As for NP education I feel it should be elevated to be more stringent, but the blanket notion that PAs are simply better than NPs across the board is simply laughable and frankly, uninformed. Too many NPs and PAs do jump right into school without experience, the hallmark advantage of "mid-levels" before was their seasoned medical experience.
K, bud-- There's a solid chance that I've been around medicine longer than you've been alive.

Let me guess, you're a nurse? Lol.
 
Last edited:
Yes, I am totally making it up on an anonymous forum for my own personal gain, oh wait.

I am not suggesting NPs> or equal to Physicians, but there are NP programs out there (ACNP/Acute not FNP) that teach all of these skills. I don't know if you are actually "pre-med" or a "med-student" but how about you get your feet wet before denouncing something you know nothing about.

As for NP education I feel it should be elevated to be more stringent, but the blanket notion that PAs are simply better than NPs across the board is simply laughable and frankly, uninformed. Too many NPs and PAs do jump right into school without experience, the hallmark advantage of "mid-levels" before was their seasoned medical experience.

None of the new RN grads I know plan on just being an RN for the rest of their lives. They all want to be an NP, CRNA, etc.

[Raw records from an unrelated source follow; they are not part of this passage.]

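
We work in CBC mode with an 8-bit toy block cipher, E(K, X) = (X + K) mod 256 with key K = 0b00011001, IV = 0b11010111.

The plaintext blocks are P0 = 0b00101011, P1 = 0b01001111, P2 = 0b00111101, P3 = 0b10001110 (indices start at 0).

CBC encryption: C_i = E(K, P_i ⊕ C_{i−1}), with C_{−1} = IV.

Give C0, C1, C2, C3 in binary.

C0: P0 ⊕ 0b11010111 = 0b11111100; E(K, 0b11111100) = 0b00010101.
C1: P1 ⊕ 0b00010101 = 0b01011010; E(K, 0b01011010) = 0b01110011.
C2: P2 ⊕ 0b01110011 = 0b01001110; E(K, 0b01001110) = 0b01100111.
C3: P3 ⊕ 0b01100111 = 0b11101001; E(K, 0b11101001) = 0b00000010.

C0 = 0b00010101, C1 = 0b01110011, C2 = 0b01100111, C3 = 0b00000010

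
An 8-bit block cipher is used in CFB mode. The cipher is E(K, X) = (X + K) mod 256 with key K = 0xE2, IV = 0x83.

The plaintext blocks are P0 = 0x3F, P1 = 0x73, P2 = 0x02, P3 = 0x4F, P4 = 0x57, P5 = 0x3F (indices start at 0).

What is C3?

C3 = 0x5A

CFB encryption: C_i = P_i ⊕ E(K, C_{i−1}), with C_{−1} = IV.
C0: E(K, 0x83) = 0x65; 0x3F ⊕ 0x65 = 0x5A.
C1: E(K, 0x5A) = 0x3C; 0x73 ⊕ 0x3C = 0x4F.
C2: E(K, 0x4F) = 0x31; 0x02 ⊕ 0x31 = 0x33.
C3: E(K, 0x33) = 0x15; 0x4F ⊕ 0x15 = 0x5A.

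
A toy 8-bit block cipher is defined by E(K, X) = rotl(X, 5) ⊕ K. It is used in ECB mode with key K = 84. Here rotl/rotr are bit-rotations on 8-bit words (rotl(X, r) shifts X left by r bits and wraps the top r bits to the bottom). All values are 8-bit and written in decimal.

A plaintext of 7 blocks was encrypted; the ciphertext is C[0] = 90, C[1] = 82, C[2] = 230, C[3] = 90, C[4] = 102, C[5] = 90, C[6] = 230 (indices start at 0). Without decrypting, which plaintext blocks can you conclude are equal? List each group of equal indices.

ECB encrypts each block independently with the same key, so equal ciphertext blocks imply equal plaintext blocks.
C[0] = C[3] = C[5] = 90, so P[0] = P[3] = P[5].
C[2] = C[6] = 230, so P[2] = P[6].

P[0] = P[3] = P[5]; P[2] = P[6]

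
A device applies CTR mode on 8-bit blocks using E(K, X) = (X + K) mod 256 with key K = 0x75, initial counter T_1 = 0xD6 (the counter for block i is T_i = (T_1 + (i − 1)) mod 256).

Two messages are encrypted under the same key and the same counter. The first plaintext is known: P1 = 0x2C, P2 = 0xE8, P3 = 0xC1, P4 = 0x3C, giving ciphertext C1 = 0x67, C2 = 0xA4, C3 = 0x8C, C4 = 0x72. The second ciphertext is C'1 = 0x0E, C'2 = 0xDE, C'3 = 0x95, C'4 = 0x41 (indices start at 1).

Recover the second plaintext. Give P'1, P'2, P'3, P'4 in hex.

P'1 = 0x45, P'2 = 0x92, P'3 = 0xD8, P'4 = 0x0F

In CTR with a reused counter, both messages share the same keystream S_i, so C_i ⊕ C'_i = P_i ⊕ P'_i and thus P'_i = P_i ⊕ C_i ⊕ C'_i.
P'1: 0x2C ⊕ 0x67 ⊕ 0x0E = 0x45.
P'2: 0xE8 ⊕ 0xA4 ⊕ 0xDE = 0x92.
P'3: 0xC1 ⊕ 0x8C ⊕ 0x95 = 0xD8.
P'4: 0x3C ⊕ 0x72 ⊕ 0x41 = 0x0F.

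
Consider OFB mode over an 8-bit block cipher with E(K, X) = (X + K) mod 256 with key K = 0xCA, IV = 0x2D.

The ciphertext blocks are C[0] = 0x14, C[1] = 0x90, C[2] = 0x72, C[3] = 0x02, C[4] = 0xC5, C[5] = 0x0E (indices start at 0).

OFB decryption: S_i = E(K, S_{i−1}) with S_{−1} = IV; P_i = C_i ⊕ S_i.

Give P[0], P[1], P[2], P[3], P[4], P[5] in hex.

P[0]: S = E(K, 0x2D) = 0xF7; 0x14 ⊕ 0xF7 = 0xE3.
P[1]: S = E(K, 0xF7) = 0xC1; 0x90 ⊕ 0xC1 = 0x51.
P[2]: S = E(K, 0xC1) = 0x8B; 0x72 ⊕ 0x8B = 0xF9.
P[3]: S = E(K, 0x8B) = 0x55; 0x02 ⊕ 0x55 = 0x57.
P[4]: S = E(K, 0x55) = 0x1F; 0xC5 ⊕ 0x1F = 0xDA.
P[5]: S = E(K, 0x1F) = 0xE9; 0x0E ⊕ 0xE9 = 0xE7.

P[0] = 0xE3, P[1] = 0x51, P[2] = 0xF9, P[3] = 0x57, P[4] = 0xDA, P[5] = 0xE7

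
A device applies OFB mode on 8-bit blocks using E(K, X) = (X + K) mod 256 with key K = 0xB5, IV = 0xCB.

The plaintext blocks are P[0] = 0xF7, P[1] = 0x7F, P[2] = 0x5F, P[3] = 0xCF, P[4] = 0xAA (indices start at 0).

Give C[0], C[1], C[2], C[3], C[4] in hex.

OFB encryption: S_i = E(K, S_{i−1}) with S_{−1} = IV; C_i = P_i ⊕ S_i.
C[0]: S = E(K, 0xCB) = 0x80; 0xF7 ⊕ 0x80 = 0x77.
C[1]: S = E(K, 0x80) = 0x35; 0x7F ⊕ 0x35 = 0x4A.
C[2]: S = E(K, 0x35) = 0xEA; 0x5F ⊕ 0xEA = 0xB5.
C[3]: S = E(K, 0xEA) = 0x9F; 0xCF ⊕ 0x9F = 0x50.
C[4]: S = E(K, 0x9F) = 0x54; 0xAA ⊕ 0x54 = 0xFE.

C[0] = 0x77, C[1] = 0x4A, C[2] = 0xB5, C[3] = 0x50, C[4] = 0xFE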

This one girl I know was "accepted" into an NP program before she even took her RN boards. So after 1-2 years of taking fluff classes, she's gonna be handing out meds like candy in a white coat probably calling herself a doctor.

I have to give it to the nursing lobby. They have really out done themselves.
 
  • Like
Reactions: 1 users
Are all these new "mid-levels" driving down physician salaries?

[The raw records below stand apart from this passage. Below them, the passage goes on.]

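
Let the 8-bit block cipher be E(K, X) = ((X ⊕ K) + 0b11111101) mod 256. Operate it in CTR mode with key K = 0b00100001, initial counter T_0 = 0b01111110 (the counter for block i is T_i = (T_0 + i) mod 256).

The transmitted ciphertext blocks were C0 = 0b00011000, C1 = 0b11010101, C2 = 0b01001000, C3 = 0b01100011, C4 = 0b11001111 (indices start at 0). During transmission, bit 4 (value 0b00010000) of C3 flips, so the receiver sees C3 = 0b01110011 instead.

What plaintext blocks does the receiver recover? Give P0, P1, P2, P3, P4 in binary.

CTR decryption: S_i = E(K, T_i) where T_i is the counter for block i; P_i = C_i ⊕ S_i.
Only C3 changed, to 0b01110011. In CTR, a change in C_i flips the same bit in P_i only; the keystream is unaffected. Decrypting the received ciphertext:
P0: T = 0b01111110, S = E(K, T) = 0b01011100; 0b00011000 ⊕ 0b01011100 = 0b01000100.
P1: T = 0b01111111, S = E(K, T) = 0b01011011; 0b11010101 ⊕ 0b01011011 = 0b10001110.
P2: T = 0b10000000, S = E(K, T) = 0b10011110; 0b01001000 ⊕ 0b10011110 = 0b11010110.
P3: T = 0b10000001, S = E(K, T) = 0b10011101; 0b01110011 ⊕ 0b10011101 = 0b11101110.
P4: T = 0b10000010, S = E(K, T) = 0b10100000; 0b11001111 ⊕ 0b10100000 = 0b01101111.
Blocks that differ from the original plaintext: P3.

P0 = 0b01000100, P1 = 0b10001110, P2 = 0b11010110, P3 = 0b11101110, P4 = 0b01101111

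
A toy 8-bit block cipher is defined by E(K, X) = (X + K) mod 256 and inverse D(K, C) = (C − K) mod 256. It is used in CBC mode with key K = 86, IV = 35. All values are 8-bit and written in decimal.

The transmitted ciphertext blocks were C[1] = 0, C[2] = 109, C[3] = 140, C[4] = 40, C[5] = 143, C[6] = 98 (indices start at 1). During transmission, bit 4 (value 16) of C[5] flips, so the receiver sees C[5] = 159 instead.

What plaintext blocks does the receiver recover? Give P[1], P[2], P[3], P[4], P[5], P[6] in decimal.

P[1] = 137, P[2] = 23, P[3] = 91, P[4] = 94, P[5] = 97, P[6] = 147

CBC decryption: P_i = D(K, C_i) ⊕ C_{i−1}, with C_{0} = IV.
Only C[5] changed, to 159. In CBC, a change in C_i garbles P_i and flips the same bit in P_{i+1}. Decrypting the received ciphertext:
P[1]: D(K, 0) = 170; 170 ⊕ 35 = 137.
P[2]: D(K, 109) = 23; 23 ⊕ 0 = 23.
P[3]: D(K, 140) = 54; 54 ⊕ 109 = 91.
P[4]: D(K, 40) = 210; 210 ⊕ 140 = 94.
P[5]: D(K, 159) = 73; 73 ⊕ 40 = 97.
P[6]: D(K, 98) = 12; 12 ⊕ 159 = 147.
Blocks that differ from the original plaintext: P[5], P[6].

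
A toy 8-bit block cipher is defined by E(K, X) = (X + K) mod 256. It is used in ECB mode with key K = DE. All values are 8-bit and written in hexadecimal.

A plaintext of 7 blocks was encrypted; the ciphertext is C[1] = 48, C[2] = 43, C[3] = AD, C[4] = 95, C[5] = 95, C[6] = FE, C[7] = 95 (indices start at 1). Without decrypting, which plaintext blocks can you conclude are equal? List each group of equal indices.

ECB encrypts each block independently with the same key, so equal ciphertext blocks imply equal plaintext blocks.
C[4] = C[5] = C[7] = 95, so P[4] = P[5] = P[7].

P[4] = P[5] = P[7]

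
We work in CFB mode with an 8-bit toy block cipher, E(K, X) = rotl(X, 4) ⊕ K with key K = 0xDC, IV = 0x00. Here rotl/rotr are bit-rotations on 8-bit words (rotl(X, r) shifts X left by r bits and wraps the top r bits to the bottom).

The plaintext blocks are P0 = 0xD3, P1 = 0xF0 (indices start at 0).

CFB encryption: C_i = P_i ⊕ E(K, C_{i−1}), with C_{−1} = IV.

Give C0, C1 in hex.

C0 = 0x0F, C1 = 0xDC

C0: E(K, 0x00) = 0xDC; 0xD3 ⊕ 0xDC = 0x0F.
C1: E(K, 0x0F) = 0x2C; 0xF0 ⊕ 0x2C = 0xDC.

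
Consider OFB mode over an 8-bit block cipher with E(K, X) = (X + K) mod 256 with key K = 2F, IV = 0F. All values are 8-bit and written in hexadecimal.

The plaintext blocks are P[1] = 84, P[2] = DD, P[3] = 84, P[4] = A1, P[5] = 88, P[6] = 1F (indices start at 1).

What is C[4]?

OFB encryption: S_i = E(K, S_{i−1}) with S_{0} = IV; C_i = P_i ⊕ S_i.
C[1]: S = E(K, 0F) = 3E; 84 ⊕ 3E = BA.
C[2]: S = E(K, 3E) = 6D; DD ⊕ 6D = B0.
C[3]: S = E(K, 6D) = 9C; 84 ⊕ 9C = 18.
C[4]: S = E(K, 9C) = CB; A1 ⊕ CB = 6A.

C[4] = 6A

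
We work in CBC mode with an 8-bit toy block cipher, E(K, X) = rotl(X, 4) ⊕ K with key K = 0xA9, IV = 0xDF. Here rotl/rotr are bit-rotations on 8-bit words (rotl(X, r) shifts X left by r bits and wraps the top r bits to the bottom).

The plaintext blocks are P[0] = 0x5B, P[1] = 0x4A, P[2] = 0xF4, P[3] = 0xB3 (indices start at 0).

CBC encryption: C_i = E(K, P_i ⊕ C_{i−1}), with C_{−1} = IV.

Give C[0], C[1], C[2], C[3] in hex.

C[0]: P[0] ⊕ 0xDF = 0x84; E(K, 0x84) = 0xE1.
C[1]: P[1] ⊕ 0xE1 = 0xAB; E(K, 0xAB) = 0x13.
C[2]: P[2] ⊕ 0x13 = 0xE7; E(K, 0xE7) = 0xD7.
C[3]: P[3] ⊕ 0xD7 = 0x64; E(K, 0x64) = 0xEF.

C[0] = 0xE1, C[1] = 0x13, C[2] = 0xD7, C[3] = 0xEF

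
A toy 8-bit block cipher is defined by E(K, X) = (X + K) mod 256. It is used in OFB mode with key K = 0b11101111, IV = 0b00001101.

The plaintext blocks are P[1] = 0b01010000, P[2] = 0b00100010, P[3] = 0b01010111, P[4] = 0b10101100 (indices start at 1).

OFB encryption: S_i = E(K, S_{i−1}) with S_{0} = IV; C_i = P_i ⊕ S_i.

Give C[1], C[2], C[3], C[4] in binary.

C[1]: S = E(K, 0b00001101) = 0b11111100; 0b01010000 ⊕ 0b11111100 = 0b10101100.
C[2]: S = E(K, 0b11111100) = 0b11101011; 0b00100010 ⊕ 0b11101011 = 0b11001001.
C[3]: S = E(K, 0b11101011) = 0b11011010; 0b01010111 ⊕ 0b11011010 = 0b10001101.
C[4]: S = E(K, 0b11011010) = 0b11001001; 0b10101100 ⊕ 0b11001001 = 0b01100101.

C[1] = 0b10101100, C[2] = 0b11001001, C[3] = 0b10001101, C[4] = 0b01100101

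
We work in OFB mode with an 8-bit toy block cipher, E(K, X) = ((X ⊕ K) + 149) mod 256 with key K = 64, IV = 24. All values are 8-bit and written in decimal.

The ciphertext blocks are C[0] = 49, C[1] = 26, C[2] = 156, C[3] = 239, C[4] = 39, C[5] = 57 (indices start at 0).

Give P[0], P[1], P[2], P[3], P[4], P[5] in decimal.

P[0] = 220, P[1] = 88, P[2] = 11, P[3] = 131, P[4] = 230, P[5] = 47

OFB decryption: S_i = E(K, S_{i−1}) with S_{−1} = IV; P_i = C_i ⊕ S_i.
P[0]: S = E(K, 24) = 237; 49 ⊕ 237 = 220.
P[1]: S = E(K, 237) = 66; 26 ⊕ 66 = 88.
P[2]: S = E(K, 66) = 151; 156 ⊕ 151 = 11.
P[3]: S = E(K, 151) = 108; 239 ⊕ 108 = 131.
P[4]: S = E(K, 108) = 193; 39 ⊕ 193 = 230.
P[5]: S = E(K, 193) = 22; 57 ⊕ 22 = 47.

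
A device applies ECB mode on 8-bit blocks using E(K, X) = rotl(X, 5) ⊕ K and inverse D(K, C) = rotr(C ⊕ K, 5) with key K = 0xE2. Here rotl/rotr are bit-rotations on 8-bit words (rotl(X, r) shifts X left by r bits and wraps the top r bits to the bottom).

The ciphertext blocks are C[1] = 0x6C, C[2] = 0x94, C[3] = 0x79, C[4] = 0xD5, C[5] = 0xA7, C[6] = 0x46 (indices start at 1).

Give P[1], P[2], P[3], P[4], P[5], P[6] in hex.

P[1] = 0x74, P[2] = 0xB3, P[3] = 0xDC, P[4] = 0xB9, P[5] = 0x2A, P[6] = 0x25

ECB decryption: P_i = D(K, C_i).
P[1]: D(K, 0x6C) = 0x74.
P[2]: D(K, 0x94) = 0xB3.
P[3]: D(K, 0x79) = 0xDC.
P[4]: D(K, 0xD5) = 0xB9.
P[5]: D(K, 0xA7) = 0x2A.
P[6]: D(K, 0x46) = 0x25.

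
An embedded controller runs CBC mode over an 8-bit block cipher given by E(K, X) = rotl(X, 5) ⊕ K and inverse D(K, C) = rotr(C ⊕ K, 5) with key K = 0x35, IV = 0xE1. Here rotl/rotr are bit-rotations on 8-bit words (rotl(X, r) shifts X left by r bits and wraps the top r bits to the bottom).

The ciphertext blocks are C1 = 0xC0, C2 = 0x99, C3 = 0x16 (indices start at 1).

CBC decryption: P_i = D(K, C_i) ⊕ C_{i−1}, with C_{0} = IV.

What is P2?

P2: D(K, 0x99) = 0x65; 0x65 ⊕ 0xC0 = 0xA5.

P2 = 0xA5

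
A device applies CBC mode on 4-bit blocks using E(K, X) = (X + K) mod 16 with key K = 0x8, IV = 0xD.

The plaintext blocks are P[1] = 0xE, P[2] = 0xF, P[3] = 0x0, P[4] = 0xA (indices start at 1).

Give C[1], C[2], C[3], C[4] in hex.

C[1] = 0xB, C[2] = 0xC, C[3] = 0x4, C[4] = 0x6

CBC encryption: C_i = E(K, P_i ⊕ C_{i−1}), with C_{0} = IV.
C[1]: P[1] ⊕ 0xD = 0x3; E(K, 0x3) = 0xB.
C[2]: P[2] ⊕ 0xB = 0x4; E(K, 0x4) = 0xC.
C[3]: P[3] ⊕ 0xC = 0xC; E(K, 0xC) = 0x4.
C[4]: P[4] ⊕ 0x4 = 0xE; E(K, 0xE) = 0x6.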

I was talking with someone the other day, and they were saying how hospitalists were only making 120k-130k in certain places.

That's very low for an MD/DO. But an NP/PA who make that would be more than happy.
 
Are all these new "mid-levels" driving down physician salaries?

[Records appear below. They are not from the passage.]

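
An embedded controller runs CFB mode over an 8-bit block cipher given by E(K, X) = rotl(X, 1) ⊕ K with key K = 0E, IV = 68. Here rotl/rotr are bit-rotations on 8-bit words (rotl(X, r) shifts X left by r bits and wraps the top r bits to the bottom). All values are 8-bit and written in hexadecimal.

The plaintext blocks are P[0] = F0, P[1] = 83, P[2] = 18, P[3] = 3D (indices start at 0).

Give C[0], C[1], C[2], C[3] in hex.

CFB encryption: C_i = P_i ⊕ E(K, C_{i−1}), with C_{−1} = IV.
C[0]: E(K, 68) = DE; F0 ⊕ DE = 2E.
C[1]: E(K, 2E) = 52; 83 ⊕ 52 = D1.
C[2]: E(K, D1) = AD; 18 ⊕ AD = B5.
C[3]: E(K, B5) = 65; 3D ⊕ 65 = 58.

C[0] = 2E, C[1] = D1, C[2] = B5, C[3] = 58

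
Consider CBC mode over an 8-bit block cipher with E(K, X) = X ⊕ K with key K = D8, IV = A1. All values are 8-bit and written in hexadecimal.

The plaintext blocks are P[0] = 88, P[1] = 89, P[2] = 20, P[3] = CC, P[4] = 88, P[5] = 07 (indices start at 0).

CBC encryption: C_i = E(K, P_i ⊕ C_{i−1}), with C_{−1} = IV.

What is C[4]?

C[4] = 1C

C[0]: P[0] ⊕ A1 = 29; E(K, 29) = F1.
C[1]: P[1] ⊕ F1 = 78; E(K, 78) = A0.
C[2]: P[2] ⊕ A0 = 80; E(K, 80) = 58.
C[3]: P[3] ⊕ 58 = 94; E(K, 94) = 4C.
C[4]: P[4] ⊕ 4C = C4; E(K, C4) = 1C.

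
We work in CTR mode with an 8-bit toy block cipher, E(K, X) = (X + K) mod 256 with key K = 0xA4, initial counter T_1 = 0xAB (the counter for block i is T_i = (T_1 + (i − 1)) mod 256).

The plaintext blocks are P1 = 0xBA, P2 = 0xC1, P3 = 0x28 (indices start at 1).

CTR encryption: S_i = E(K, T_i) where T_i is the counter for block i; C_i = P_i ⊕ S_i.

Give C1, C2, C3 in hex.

C1: T = 0xAB, S = E(K, T) = 0x4F; 0xBA ⊕ 0x4F = 0xF5.
C2: T = 0xAC, S = E(K, T) = 0x50; 0xC1 ⊕ 0x50 = 0x91.
C3: T = 0xAD, S = E(K, T) = 0x51; 0x28 ⊕ 0x51 = 0x79.

C1 = 0xF5, C2 = 0x91, C3 = 0x79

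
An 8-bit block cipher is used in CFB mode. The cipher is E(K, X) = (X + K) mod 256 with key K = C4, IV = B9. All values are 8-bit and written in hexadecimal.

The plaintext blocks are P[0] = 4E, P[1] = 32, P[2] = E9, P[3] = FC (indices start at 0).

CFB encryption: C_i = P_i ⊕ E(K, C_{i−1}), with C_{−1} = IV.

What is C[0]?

C[0]: E(K, B9) = 7D; 4E ⊕ 7D = 33.

C[0] = 33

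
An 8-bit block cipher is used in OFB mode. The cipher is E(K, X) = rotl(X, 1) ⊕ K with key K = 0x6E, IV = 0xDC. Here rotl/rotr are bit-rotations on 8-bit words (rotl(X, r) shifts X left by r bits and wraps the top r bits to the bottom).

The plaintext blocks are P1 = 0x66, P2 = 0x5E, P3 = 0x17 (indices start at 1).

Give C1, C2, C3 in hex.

OFB encryption: S_i = E(K, S_{i−1}) with S_{0} = IV; C_i = P_i ⊕ S_i.
C1: S = E(K, 0xDC) = 0xD7; 0x66 ⊕ 0xD7 = 0xB1.
C2: S = E(K, 0xD7) = 0xC1; 0x5E ⊕ 0xC1 = 0x9F.
C3: S = E(K, 0xC1) = 0xED; 0x17 ⊕ 0xED = 0xFA.

C1 = 0xB1, C2 = 0x9F, C3 = 0xFA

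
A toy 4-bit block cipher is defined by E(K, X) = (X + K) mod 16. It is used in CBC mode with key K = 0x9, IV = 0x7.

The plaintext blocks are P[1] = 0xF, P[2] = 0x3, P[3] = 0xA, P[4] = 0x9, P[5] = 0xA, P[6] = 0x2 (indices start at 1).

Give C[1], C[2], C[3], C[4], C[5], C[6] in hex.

CBC encryption: C_i = E(K, P_i ⊕ C_{i−1}), with C_{0} = IV.
C[1]: P[1] ⊕ 0x7 = 0x8; E(K, 0x8) = 0x1.
C[2]: P[2] ⊕ 0x1 = 0x2; E(K, 0x2) = 0xB.
C[3]: P[3] ⊕ 0xB = 0x1; E(K, 0x1) = 0xA.
C[4]: P[4] ⊕ 0xA = 0x3; E(K, 0x3) = 0xC.
C[5]: P[5] ⊕ 0xC = 0x6; E(K, 0x6) = 0xF.
C[6]: P[6] ⊕ 0xF = 0xD; E(K, 0xD) = 0x6.

C[1] = 0x1, C[2] = 0xB, C[3] = 0xA, C[4] = 0xC, C[5] = 0xF, C[6] = 0x6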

I was talking with someone the other day, and they were saying how hospitalists were only making 120k-130k in certain places.

That's very low for an MD/DO. But an NP/PA who make that would be more than happy.
I live in a major market (hint: look at handle) and hospitalists here make double that. I even know a few who make more.
 
PAs are trained alongside medical students and are taught how to practice clinical medicine.

It sucks that PAs are still fighting an uphill battle and are viewed less than NPs when NP education is far less superior.

I heard that NPs aren't trained to suture, put in central lines, intubate, etc.

Maybe that's why they're basically nonexistent outside of FM, Women's health & Psychiatry.
So PAs aren't trained similarly to physicians?

NPs don't have more autonomy than PAs?

NP education isn't inferior to PA education?

Elaborate please.
Read your original post kid. You said various idiotic things such as, "NPs aren't taught how to intubate, central lines" etc. All those little statements you made were inaccurate. Please go back to pre-allo where your ignorance is welcomed and celebrated.